Dirt Bike Suspension -- Basic Tips
As always, a good shop manual is your best source of information when working on your dirt bike, and most have detailed information on the suspension. If you misplaced or lost the manual, here are a few basics you should take care of before starting any tuning.
Bleed your forks regularly. Most of the time this is done with a small bleed screw in the top cap. Let out excess air after every ride or race. Make sure you do this without any weight on the front end – and don’t forget to tighten the screw when you’re done.
The oil in your forks and shock gets contaminated over time and will affect your dirt bike suspension's performance… so change it regularly.
Clean components regularly, with LOW pressure water.

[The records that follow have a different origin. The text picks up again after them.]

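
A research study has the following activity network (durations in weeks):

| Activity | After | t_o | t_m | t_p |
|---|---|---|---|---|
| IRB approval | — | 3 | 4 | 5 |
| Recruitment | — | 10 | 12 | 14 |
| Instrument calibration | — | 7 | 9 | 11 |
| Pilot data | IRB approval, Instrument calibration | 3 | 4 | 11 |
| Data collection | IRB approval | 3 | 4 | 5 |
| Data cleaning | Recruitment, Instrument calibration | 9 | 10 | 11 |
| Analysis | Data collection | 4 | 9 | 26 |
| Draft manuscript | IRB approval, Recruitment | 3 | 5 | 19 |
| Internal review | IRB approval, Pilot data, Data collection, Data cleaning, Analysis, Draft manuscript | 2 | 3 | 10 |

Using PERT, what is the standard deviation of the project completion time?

te_IRB approval = (3 + 4·4 + 5)/6 = 24/6 = 4; σ²_IRB approval = ((5−3)/6)² = 0.111
te_Recruitment = (10 + 4·12 + 14)/6 = 72/6 = 12; σ²_Recruitment = ((14−10)/6)² = 0.444
te_Instrument calibration = (7 + 4·9 + 11)/6 = 54/6 = 9; σ²_Instrument calibration = ((11−7)/6)² = 0.444
te_Pilot data = (3 + 4·4 + 11)/6 = 30/6 = 5; σ²_Pilot data = ((11−3)/6)² = 1.778
te_Data collection = (3 + 4·4 + 5)/6 = 24/6 = 4; σ²_Data collection = ((5−3)/6)² = 0.111
te_Data cleaning = (9 + 4·10 + 11)/6 = 60/6 = 10; σ²_Data cleaning = ((11−9)/6)² = 0.111
te_Analysis = (4 + 4·9 + 26)/6 = 66/6 = 11; σ²_Analysis = ((26−4)/6)² = 13.444
te_Draft manuscript = (3 + 4·5 + 19)/6 = 42/6 = 7; σ²_Draft manuscript = ((19−3)/6)² = 7.111
te_Internal review = (2 + 4·3 + 10)/6 = 24/6 = 4; σ²_Internal review = ((10−2)/6)² = 1.778

Forward pass:
ES_IRB approval = 0; EF_IRB approval = 4
ES_Recruitment = 0; EF_Recruitment = 12
ES_Instrument calibration = 0; EF_Instrument calibration = 9
ES_Pilot data = max(EF_IRB approval=4, EF_Instrument calibration=9) = 9; EF_Pilot data = 9+5 = 14
ES_Data collection = 4; EF_Data collection = 4+4 = 8
ES_Data cleaning = max(EF_Recruitment=12, EF_Instrument calibration=9) = 12; EF_Data cleaning = 12+10 = 22
ES_Analysis = 8; EF_Analysis = 8+11 = 19
ES_Draft manuscript = max(EF_IRB approval=4, EF_Recruitment=12) = 12; EF_Draft manuscript = 12+7 = 19
ES_Internal review = max(EF_IRB approval=4, EF_Pilot data=14, EF_Data collection=8, EF_Data cleaning=22, EF_Analysis=19, EF_Draft manuscript=19) = 22; EF_Internal review = 22+4 = 26
Expected project duration μ = 26 weeks. Critical path: Recruitment → Data cleaning → Internal review.

Variance along critical path = 0.444 + 0.111 + 1.778 = 2.333
σ = √2.333 = 1.528 weeks

1.53 weeks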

Pressure washing any part of your dirt bike can force grit and water in – this can be especially harmful when it involves your suspension.
Inspect every moving part for wear, and make sure all the fasteners and connections (nuts, bolts, welds, duct tape, etc) are tight and solid.
Aren’t sure exactly how much your suspension travels. To find out before you do any tuning (and to check afterwards) put a thin cable tie around your fork leg or shock shaft. When the suspension travels it will move the tie so you can see precisely how far the suspension is compressing.
Keep the threads on the body of the shock lubricated so the spring adjuster nut and locking ring can move freely when it comes time to make adjustments.
Look for pitting and scratches on fork and shock shafts. Light cuts or scratches on your fork legs can be smoothed out with extremely fine grade wet sandpaper (but you may want to let a pro take care of that).
Dirt and grease can accumulate under the rebound rubber/bottoming cone on the shock absorber shaft. Clean under it.
Make only one change at a time, to one component at a time, and make them very small changes.
Record the settings you have BEFORE you start any adjusting. That way, if things get really messed up, you can always go back to square one.